NOTE: The ```fake_data``` flag is used for unit-testing purposes and may be safely ignored by the reader.

| Dataset | Purpose |
| -- | -- |
| ```data_sets.train```      | 55000 images and labels, for primary training. |
| ```data_sets.validation``` | 5000 images and labels, for iterative validation of training accuracy. |
| ```data_sets.test```       | 10000 images and labels, for final testing of trained accuracy. |

For more information about the data, please read the [Download](http://www.tensorflow.org/tutorials/mnist/download/index.html) tutorial.

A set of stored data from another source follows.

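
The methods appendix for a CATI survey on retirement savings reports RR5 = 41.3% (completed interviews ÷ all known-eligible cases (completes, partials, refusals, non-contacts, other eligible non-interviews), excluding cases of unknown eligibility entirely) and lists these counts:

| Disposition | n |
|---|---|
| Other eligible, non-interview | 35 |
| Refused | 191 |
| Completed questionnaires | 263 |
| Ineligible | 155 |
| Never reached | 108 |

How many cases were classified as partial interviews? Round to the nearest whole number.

40

RR5 = 263 / D = 0.413
D = 263 / 0.413 = 636.8
Remaining denominator categories sum to 597
partial interviews = 636.8 − 597 ≈ 40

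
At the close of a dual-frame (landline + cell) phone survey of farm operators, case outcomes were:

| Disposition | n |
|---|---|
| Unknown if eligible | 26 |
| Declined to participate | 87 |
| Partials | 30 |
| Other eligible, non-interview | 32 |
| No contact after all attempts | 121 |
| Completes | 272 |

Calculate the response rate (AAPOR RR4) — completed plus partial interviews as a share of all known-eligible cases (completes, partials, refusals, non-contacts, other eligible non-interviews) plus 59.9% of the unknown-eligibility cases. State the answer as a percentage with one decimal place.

54.2%

Top = 272 + 30 = 302
Known eligible = 272 + 30 + 87 + 121 + 32 = 542
Eligible share of unknowns = 0.5990 × 26 = 15.57
Denom = 542 + 15.57 = 557.57
RR4 = 302 / 557.57 = 0.5416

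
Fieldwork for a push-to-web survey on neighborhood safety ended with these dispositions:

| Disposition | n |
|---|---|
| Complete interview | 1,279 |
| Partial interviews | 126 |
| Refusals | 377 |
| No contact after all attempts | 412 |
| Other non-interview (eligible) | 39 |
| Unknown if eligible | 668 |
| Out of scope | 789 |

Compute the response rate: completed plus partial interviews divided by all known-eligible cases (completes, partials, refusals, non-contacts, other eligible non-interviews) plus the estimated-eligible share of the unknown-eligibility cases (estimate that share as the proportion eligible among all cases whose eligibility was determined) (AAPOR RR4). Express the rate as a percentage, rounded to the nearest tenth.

51.5%

Numerator: 1279 + 126 = 1405
Known eligible: 1279 + 126 + 377 + 412 + 39 = 2233
e = 2233 / (2233 + 789) = 2233 / 3022 = 0.7389
Eligible share of unknowns: 0.7389 × 668 = 493.59
Denom: 2233 + 493.59 = 2726.59
RR4 = 1405 / 2726.59 = 0.5153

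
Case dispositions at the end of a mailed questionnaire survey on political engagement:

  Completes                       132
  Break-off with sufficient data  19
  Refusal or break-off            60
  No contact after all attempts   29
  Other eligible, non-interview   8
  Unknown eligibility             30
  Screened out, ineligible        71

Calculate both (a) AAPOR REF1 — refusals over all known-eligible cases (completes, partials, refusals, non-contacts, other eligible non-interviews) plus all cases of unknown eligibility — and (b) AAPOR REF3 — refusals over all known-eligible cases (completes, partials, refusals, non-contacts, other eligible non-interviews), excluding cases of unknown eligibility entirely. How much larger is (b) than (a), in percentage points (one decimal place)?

2.6

Top → 60
Denominator → 132 + 19 + 60 + 29 + 8 + 30 = 278
REF1 = 60 / 278 = 0.2158
Denominator → 132 + 19 + 60 + 29 + 8 = 248
REF3 = 60 / 248 = 0.2419
Difference = 24.19 − 21.58 = 2.61 percentage points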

## Inputs and Placeholders

The ```placeholder_inputs()``` function creates two ```tf.placeholder``` ops that define the shape of the inputs, including the batch_size, to the rest of the graph and into which the actual training examples will be fed.

In [None]:
# print batch_size
images_placeholder = tf.placeholder(tf.float32, shape=(batch_size, IMAGE_PIXELS))
labels_placeholder = tf.placeholder(tf.int32, shape=(batch_size))

Further down, in the training loop, the full image and label datasets are sliced to fit the ```batch_size``` for each step, matched with these placeholder ops, and then passed into the ```sess.run()``` function using the ```feed_dict``` parameter.

## Build the Graph

After creating placeholders for the data, the graph is built from the mnist.py file according to a 3-stage pattern: ```inference()```, ```loss()```, and ```training()```.

1. ```inference()``` - Builds the graph as far as is required for running the network forward to make predictions.
2. ```loss()``` - Adds to the inference graph the ops required to generate loss.
3. ```training()``` - Adds to the loss graph the ops required to compute and apply gradients.